Case Report
Eighteen years old female presented to our arrhythmia outpatient clinic with palpitation for past 12 months. Her symptoms were milder before but worsened during last weeks. She has been diagnosed with frequent premature ventricular contractions (PVC) and treated before with oral beta-blocker, isoptin, flecainide and amiodarone. The patient was referred to our center for catheter ablation after observing no improvement in her symptoms and failing in the suppression of PVC’s.
Her medical and family history was unremarkable. Lab tests revealed normal complete blood count, cardiac troponins, biochemistry and thyroid hormone panel. 12-lead standard electrocardiography (ECG) revealed sinus rhythm with ventricular bigeminy (Figure 1A). PVC’s had inferior axis with R wave larger in DIII compared to DII, early precordial transition at V3 and slurring in the initial segment of the QRS which were suggestive of LVS and epicardial origin9. Transthoracic echocardiography (TTE) demonstrated normal left and right ventricular functions and no signs of any structural heart disease. Holter recording was performed for quantifying the burden of PVC’s and revealed 96000 PVC’s over 72 hours (Figure 2A). The patient was planned to undergo catheter ablation with 3D mapping system (EnSite Precision, Abbott, MN, USA). The mapping and ablation was performed by using 3.5-mm tip irrigated catheter. First, septal side of the right ventricular outflow tract (RVOT) region was mapped. No early ventricular signal could be recorded from these regions. We then assessed the coronary cusps and the left ventricle (LV) endocardial region below the left coronary cusp. However, we could not find early ventricular electrograms to proceed with ablation. Lastly, great cardiac vein (GCV)/anterior interventricular vein was mapped (Figure 3). An area with 26 ms pre-QRS signal (-26 ms) was found and pace mapping showed satisfactory match. Ablation was performed to this area after demonstrating more than 5 mm distance from coronary arteries. The power was set to 30 W with a maximum temperature 45 C° and aiming for a minimum 10 Ω drop in impedance. The power was titrated with 5 W up to 50 W in case impedance did not drop at least 5 Ω within the first 10 seconds. Although PVC’s were transiently suppressed, they ensued following the cessation of the ablation. The procedure was ended after failing to achieve the suppression of PVC’s.
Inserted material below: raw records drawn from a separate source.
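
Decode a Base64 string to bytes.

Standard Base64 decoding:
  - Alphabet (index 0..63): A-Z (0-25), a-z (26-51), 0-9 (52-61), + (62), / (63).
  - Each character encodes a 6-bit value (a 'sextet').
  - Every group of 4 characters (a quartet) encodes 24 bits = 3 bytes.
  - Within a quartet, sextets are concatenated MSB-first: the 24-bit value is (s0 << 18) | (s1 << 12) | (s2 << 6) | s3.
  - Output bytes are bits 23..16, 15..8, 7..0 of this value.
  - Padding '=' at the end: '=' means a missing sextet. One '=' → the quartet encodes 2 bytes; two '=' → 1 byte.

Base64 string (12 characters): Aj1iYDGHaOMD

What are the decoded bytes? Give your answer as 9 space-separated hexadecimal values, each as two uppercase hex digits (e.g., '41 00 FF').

Answer: 02 3D 62 60 31 87 68 E3 03

Derivation:
After char 0 ('A'=0): chars_in_quartet=1 acc=0x0 bytes_emitted=0
After char 1 ('j'=35): chars_in_quartet=2 acc=0x23 bytes_emitted=0
After char 2 ('1'=53): chars_in_quartet=3 acc=0x8F5 bytes_emitted=0
After char 3 ('i'=34): chars_in_quartet=4 acc=0x23D62 -> emit 02 3D 62, reset; bytes_emitted=3
After char 4 ('Y'=24): chars_in_quartet=1 acc=0x18 bytes_emitted=3
After char 5 ('D'=3): chars_in_quartet=2 acc=0x603 bytes_emitted=3
After char 6 ('G'=6): chars_in_quartet=3 acc=0x180C6 bytes_emitted=3
After char 7 ('H'=7): chars_in_quartet=4 acc=0x603187 -> emit 60 31 87, reset; bytes_emitted=6
After char 8 ('a'=26): chars_in_quartet=1 acc=0x1A bytes_emitted=6
After char 9 ('O'=14): chars_in_quartet=2 acc=0x68E bytes_emitted=6
After char 10 ('M'=12): chars_in_quartet=3 acc=0x1A38C bytes_emitted=6
After char 11 ('D'=3): chars_in_quartet=4 acc=0x68E303 -> emit 68 E3 03, reset; bytes_emitted=9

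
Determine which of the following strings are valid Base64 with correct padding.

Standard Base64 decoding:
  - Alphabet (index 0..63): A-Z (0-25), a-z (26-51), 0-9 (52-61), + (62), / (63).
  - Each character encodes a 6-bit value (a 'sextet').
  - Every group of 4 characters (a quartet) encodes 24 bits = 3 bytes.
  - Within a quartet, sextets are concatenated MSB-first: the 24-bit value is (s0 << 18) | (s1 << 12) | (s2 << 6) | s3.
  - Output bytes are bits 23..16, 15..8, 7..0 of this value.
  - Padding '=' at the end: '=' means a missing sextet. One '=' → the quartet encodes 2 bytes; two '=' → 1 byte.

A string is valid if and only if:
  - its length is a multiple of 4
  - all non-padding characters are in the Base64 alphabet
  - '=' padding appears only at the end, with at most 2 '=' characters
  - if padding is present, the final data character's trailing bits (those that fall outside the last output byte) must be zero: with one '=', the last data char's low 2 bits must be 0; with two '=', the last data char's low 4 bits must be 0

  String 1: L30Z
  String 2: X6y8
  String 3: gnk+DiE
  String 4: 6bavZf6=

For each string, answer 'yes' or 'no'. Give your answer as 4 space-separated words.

Answer: yes yes no no

Derivation:
String 1: 'L30Z' → valid
String 2: 'X6y8' → valid
String 3: 'gnk+DiE' → invalid (len=7 not mult of 4)
String 4: '6bavZf6=' → invalid (bad trailing bits)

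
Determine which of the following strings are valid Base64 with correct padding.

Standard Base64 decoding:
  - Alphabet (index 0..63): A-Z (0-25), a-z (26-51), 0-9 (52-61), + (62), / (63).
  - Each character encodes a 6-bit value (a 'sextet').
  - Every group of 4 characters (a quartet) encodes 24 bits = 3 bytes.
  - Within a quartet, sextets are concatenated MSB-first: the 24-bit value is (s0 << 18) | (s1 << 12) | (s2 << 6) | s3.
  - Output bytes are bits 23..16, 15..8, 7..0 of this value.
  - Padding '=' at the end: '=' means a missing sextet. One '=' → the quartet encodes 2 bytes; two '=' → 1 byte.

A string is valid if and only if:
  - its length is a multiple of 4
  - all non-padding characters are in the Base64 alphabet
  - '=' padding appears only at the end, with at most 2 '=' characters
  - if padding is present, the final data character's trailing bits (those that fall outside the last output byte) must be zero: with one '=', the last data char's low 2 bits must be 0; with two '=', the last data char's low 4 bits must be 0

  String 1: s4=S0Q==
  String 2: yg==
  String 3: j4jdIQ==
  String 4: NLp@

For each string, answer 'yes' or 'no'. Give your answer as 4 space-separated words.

Answer: no yes yes no

Derivation:
String 1: 's4=S0Q==' → invalid (bad char(s): ['=']; '=' in middle)
String 2: 'yg==' → valid
String 3: 'j4jdIQ==' → valid
String 4: 'NLp@' → invalid (bad char(s): ['@'])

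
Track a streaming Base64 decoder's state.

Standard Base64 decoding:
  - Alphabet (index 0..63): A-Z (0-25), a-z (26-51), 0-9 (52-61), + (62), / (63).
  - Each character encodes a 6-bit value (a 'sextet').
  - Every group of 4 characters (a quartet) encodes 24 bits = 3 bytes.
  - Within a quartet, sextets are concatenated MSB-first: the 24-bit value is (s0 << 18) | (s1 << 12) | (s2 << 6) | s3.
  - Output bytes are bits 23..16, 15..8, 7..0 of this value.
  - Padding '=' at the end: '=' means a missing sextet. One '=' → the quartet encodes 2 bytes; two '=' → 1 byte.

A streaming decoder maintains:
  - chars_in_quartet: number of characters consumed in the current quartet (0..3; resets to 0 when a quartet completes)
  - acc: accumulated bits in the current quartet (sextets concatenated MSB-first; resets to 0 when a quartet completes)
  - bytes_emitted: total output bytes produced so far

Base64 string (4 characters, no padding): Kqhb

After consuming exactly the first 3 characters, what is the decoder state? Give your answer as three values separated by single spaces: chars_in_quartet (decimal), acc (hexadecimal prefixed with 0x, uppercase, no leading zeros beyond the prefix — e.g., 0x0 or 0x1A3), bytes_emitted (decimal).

Answer: 3 0xAAA1 0

Derivation:
After char 0 ('K'=10): chars_in_quartet=1 acc=0xA bytes_emitted=0
After char 1 ('q'=42): chars_in_quartet=2 acc=0x2AA bytes_emitted=0
After char 2 ('h'=33): chars_in_quartet=3 acc=0xAAA1 bytes_emitted=0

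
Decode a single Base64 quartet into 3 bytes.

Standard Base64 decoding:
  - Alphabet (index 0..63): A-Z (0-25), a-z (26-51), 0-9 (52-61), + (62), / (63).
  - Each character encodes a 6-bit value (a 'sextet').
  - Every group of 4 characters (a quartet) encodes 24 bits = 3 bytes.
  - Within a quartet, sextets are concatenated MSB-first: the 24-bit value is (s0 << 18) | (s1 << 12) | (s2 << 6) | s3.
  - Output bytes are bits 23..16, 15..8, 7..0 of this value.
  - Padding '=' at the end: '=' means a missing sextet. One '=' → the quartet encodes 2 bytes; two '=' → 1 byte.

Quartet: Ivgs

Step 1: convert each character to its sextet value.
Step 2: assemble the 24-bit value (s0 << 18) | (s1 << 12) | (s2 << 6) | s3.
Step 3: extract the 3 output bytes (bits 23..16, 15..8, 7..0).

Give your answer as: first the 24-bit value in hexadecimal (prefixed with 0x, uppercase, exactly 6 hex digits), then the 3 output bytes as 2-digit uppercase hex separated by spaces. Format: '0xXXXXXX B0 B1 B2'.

Sextets: I=8, v=47, g=32, s=44
24-bit: (8<<18) | (47<<12) | (32<<6) | 44
      = 0x200000 | 0x02F000 | 0x000800 | 0x00002C
      = 0x22F82C
Bytes: (v>>16)&0xFF=22, (v>>8)&0xFF=F8, v&0xFF=2C

Answer: 0x22F82C 22 F8 2C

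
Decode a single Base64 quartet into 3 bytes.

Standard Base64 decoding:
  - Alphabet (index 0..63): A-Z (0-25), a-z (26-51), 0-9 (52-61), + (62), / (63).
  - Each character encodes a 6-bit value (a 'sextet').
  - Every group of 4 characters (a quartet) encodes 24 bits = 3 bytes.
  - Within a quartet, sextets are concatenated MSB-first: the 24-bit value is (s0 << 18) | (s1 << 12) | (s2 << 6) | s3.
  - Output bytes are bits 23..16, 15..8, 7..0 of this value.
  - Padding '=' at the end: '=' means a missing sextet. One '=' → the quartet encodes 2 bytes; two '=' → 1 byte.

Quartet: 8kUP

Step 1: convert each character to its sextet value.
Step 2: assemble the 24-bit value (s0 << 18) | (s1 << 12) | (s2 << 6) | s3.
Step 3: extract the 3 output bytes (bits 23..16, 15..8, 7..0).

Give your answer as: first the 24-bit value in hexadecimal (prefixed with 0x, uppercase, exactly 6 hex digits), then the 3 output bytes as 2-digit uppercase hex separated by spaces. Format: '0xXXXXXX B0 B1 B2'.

Sextets: 8=60, k=36, U=20, P=15
24-bit: (60<<18) | (36<<12) | (20<<6) | 15
      = 0xF00000 | 0x024000 | 0x000500 | 0x00000F
      = 0xF2450F
Bytes: (v>>16)&0xFF=F2, (v>>8)&0xFF=45, v&0xFF=0F

Answer: 0xF2450F F2 45 0F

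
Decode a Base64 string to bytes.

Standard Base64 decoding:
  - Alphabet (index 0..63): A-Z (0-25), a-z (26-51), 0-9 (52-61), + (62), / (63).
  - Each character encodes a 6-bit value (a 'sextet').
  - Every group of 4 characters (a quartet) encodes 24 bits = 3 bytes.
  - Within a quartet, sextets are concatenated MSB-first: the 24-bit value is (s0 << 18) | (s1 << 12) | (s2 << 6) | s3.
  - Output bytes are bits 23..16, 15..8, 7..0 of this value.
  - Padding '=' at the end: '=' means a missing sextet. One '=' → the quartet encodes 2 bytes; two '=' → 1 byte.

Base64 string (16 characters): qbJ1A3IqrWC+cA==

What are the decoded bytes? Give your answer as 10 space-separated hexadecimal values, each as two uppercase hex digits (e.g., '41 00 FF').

After char 0 ('q'=42): chars_in_quartet=1 acc=0x2A bytes_emitted=0
After char 1 ('b'=27): chars_in_quartet=2 acc=0xA9B bytes_emitted=0
After char 2 ('J'=9): chars_in_quartet=3 acc=0x2A6C9 bytes_emitted=0
After char 3 ('1'=53): chars_in_quartet=4 acc=0xA9B275 -> emit A9 B2 75, reset; bytes_emitted=3
After char 4 ('A'=0): chars_in_quartet=1 acc=0x0 bytes_emitted=3
After char 5 ('3'=55): chars_in_quartet=2 acc=0x37 bytes_emitted=3
After char 6 ('I'=8): chars_in_quartet=3 acc=0xDC8 bytes_emitted=3
After char 7 ('q'=42): chars_in_quartet=4 acc=0x3722A -> emit 03 72 2A, reset; bytes_emitted=6
After char 8 ('r'=43): chars_in_quartet=1 acc=0x2B bytes_emitted=6
After char 9 ('W'=22): chars_in_quartet=2 acc=0xAD6 bytes_emitted=6
After char 10 ('C'=2): chars_in_quartet=3 acc=0x2B582 bytes_emitted=6
After char 11 ('+'=62): chars_in_quartet=4 acc=0xAD60BE -> emit AD 60 BE, reset; bytes_emitted=9
After char 12 ('c'=28): chars_in_quartet=1 acc=0x1C bytes_emitted=9
After char 13 ('A'=0): chars_in_quartet=2 acc=0x700 bytes_emitted=9
Padding '==': partial quartet acc=0x700 -> emit 70; bytes_emitted=10

Answer: A9 B2 75 03 72 2A AD 60 BE 70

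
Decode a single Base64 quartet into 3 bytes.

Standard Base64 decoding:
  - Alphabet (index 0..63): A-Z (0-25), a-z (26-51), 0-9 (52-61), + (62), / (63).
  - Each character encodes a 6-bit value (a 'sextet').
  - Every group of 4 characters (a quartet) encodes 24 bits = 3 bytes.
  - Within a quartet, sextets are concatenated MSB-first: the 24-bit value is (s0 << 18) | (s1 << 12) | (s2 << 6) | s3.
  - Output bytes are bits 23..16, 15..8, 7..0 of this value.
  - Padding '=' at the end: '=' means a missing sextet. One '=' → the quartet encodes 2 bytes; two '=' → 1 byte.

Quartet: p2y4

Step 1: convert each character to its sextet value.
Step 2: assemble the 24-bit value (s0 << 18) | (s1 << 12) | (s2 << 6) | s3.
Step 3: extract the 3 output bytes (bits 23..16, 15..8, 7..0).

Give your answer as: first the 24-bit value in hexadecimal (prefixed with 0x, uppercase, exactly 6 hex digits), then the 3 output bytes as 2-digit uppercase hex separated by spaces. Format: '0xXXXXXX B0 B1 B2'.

Answer: 0xA76CB8 A7 6C B8

Derivation:
Sextets: p=41, 2=54, y=50, 4=56
24-bit: (41<<18) | (54<<12) | (50<<6) | 56
      = 0xA40000 | 0x036000 | 0x000C80 | 0x000038
      = 0xA76CB8
Bytes: (v>>16)&0xFF=A7, (v>>8)&0xFF=6C, v&0xFF=B8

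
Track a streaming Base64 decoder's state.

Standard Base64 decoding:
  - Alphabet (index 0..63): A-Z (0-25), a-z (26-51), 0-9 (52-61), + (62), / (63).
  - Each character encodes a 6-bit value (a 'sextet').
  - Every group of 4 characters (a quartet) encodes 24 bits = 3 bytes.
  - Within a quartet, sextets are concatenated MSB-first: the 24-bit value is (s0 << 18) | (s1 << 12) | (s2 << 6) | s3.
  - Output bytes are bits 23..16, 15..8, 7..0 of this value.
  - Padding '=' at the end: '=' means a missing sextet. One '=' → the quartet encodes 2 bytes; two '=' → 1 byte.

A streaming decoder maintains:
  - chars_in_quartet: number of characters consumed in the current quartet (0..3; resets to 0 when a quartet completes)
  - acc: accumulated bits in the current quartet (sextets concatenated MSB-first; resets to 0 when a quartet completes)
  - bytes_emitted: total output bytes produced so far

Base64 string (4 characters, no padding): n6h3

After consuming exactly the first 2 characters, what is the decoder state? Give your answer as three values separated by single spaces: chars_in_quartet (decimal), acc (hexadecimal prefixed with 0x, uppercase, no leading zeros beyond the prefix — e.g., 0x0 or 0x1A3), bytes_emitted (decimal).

Answer: 2 0x9FA 0

Derivation:
After char 0 ('n'=39): chars_in_quartet=1 acc=0x27 bytes_emitted=0
After char 1 ('6'=58): chars_in_quartet=2 acc=0x9FA bytes_emitted=0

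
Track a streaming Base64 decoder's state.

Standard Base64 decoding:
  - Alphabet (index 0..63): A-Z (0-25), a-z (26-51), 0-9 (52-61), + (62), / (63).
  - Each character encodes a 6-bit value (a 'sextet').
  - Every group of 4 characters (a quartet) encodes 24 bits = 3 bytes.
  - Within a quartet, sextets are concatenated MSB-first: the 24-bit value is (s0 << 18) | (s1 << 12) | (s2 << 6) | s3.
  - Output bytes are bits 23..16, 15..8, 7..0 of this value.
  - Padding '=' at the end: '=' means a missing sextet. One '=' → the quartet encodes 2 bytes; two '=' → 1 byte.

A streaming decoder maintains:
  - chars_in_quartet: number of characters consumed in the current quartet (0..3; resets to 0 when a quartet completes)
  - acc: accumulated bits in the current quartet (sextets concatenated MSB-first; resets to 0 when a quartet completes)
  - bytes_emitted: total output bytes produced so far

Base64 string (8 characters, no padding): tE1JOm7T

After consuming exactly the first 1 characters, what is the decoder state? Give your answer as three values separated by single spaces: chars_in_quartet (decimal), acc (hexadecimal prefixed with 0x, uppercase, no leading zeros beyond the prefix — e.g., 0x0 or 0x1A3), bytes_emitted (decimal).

After char 0 ('t'=45): chars_in_quartet=1 acc=0x2D bytes_emitted=0

Answer: 1 0x2D 0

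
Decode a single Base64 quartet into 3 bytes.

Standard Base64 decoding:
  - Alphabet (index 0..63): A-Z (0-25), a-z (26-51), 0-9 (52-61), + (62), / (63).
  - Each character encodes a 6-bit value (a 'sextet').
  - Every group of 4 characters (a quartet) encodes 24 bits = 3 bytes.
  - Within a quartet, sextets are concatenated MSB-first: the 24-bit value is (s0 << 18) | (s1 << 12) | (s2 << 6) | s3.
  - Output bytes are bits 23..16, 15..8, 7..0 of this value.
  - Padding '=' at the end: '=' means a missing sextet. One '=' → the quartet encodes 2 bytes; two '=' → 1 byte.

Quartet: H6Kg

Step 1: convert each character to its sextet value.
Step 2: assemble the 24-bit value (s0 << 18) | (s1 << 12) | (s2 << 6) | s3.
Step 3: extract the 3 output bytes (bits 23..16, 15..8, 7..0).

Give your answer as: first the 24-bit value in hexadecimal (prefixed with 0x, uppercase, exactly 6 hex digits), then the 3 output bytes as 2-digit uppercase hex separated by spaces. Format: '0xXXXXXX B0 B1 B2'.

Sextets: H=7, 6=58, K=10, g=32
24-bit: (7<<18) | (58<<12) | (10<<6) | 32
      = 0x1C0000 | 0x03A000 | 0x000280 | 0x000020
      = 0x1FA2A0
Bytes: (v>>16)&0xFF=1F, (v>>8)&0xFF=A2, v&0xFF=A0

Answer: 0x1FA2A0 1F A2 A0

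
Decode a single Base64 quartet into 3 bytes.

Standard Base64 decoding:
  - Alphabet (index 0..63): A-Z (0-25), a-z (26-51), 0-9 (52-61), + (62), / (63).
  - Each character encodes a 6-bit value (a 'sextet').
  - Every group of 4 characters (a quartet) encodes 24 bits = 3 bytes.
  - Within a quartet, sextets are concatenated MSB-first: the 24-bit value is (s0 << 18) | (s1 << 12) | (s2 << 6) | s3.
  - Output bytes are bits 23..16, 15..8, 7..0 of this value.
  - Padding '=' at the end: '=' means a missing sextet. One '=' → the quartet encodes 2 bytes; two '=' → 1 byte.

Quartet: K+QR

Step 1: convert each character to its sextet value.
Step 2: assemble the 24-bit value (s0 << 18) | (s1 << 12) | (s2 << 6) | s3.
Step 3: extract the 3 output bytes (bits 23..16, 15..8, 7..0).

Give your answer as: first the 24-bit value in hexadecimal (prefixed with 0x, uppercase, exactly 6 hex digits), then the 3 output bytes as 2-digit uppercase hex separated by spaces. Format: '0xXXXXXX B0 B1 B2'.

Answer: 0x2BE411 2B E4 11

Derivation:
Sextets: K=10, +=62, Q=16, R=17
24-bit: (10<<18) | (62<<12) | (16<<6) | 17
      = 0x280000 | 0x03E000 | 0x000400 | 0x000011
      = 0x2BE411
Bytes: (v>>16)&0xFF=2B, (v>>8)&0xFF=E4, v&0xFF=11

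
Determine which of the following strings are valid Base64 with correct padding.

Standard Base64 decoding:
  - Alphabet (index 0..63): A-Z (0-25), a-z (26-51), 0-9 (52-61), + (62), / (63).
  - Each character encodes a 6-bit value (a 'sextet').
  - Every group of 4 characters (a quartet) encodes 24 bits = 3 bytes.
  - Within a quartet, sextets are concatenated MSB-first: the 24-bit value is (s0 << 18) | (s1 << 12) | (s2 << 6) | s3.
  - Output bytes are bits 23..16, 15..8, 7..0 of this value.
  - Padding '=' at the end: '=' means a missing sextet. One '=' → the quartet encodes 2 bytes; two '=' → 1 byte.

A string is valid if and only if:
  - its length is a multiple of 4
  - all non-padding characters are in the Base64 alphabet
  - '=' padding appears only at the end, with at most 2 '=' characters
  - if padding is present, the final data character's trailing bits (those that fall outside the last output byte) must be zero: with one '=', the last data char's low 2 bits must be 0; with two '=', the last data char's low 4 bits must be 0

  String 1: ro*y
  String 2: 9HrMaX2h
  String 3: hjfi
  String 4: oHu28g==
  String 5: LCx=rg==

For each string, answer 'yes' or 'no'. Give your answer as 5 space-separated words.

Answer: no yes yes yes no

Derivation:
String 1: 'ro*y' → invalid (bad char(s): ['*'])
String 2: '9HrMaX2h' → valid
String 3: 'hjfi' → valid
String 4: 'oHu28g==' → valid
String 5: 'LCx=rg==' → invalid (bad char(s): ['=']; '=' in middle)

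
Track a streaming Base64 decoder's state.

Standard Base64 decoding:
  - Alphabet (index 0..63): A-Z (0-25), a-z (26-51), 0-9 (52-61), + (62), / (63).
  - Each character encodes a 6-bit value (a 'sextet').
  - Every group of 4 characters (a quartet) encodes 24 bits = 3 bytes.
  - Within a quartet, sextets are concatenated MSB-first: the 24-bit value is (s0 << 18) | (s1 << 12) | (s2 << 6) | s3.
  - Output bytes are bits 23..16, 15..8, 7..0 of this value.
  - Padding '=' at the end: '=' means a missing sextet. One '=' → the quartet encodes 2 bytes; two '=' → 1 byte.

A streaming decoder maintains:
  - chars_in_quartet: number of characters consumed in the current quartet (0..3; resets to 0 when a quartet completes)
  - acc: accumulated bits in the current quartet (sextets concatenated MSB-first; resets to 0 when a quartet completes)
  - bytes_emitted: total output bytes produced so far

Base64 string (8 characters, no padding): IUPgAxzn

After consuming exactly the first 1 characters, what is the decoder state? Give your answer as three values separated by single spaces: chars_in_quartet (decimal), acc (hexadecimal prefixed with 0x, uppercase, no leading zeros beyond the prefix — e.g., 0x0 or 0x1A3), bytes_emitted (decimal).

After char 0 ('I'=8): chars_in_quartet=1 acc=0x8 bytes_emitted=0

Answer: 1 0x8 0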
In the morning after the procedure that patient was still complaining of palpitations and her ECG showed frequent PVC’s. After considering various medications that were used by the patient previously, we started ivabradine 5 mg BID after counseling with the patient about the potential side effects of the drug. Two days later her complains improved significantly, the mean heart rate was 84 bpm and no side effects were observed. The dose was increased to 7.5 mg BID and the patient was discharged from the hospital with a planned outpatient clinical visit a week later. In the clinical visit she reported no palpitations, her ECG showed normal sinus rhythm with a mean heart rate 79 bpm (Figure 1B) and no PVC’s. Seventy-two hour Holter recording demonstrated 12000 PVC’s burden (Figure 2B), which was significantly lower compared to the one that was recorded prior to ivabradine treatment. Considering patient was asymptomatic, we did not increase the ivabradine dose to 10 mg BID for further suppressing PVC’s. Serial clinical visits were planned for the evaluation of PVC burden and LV functions.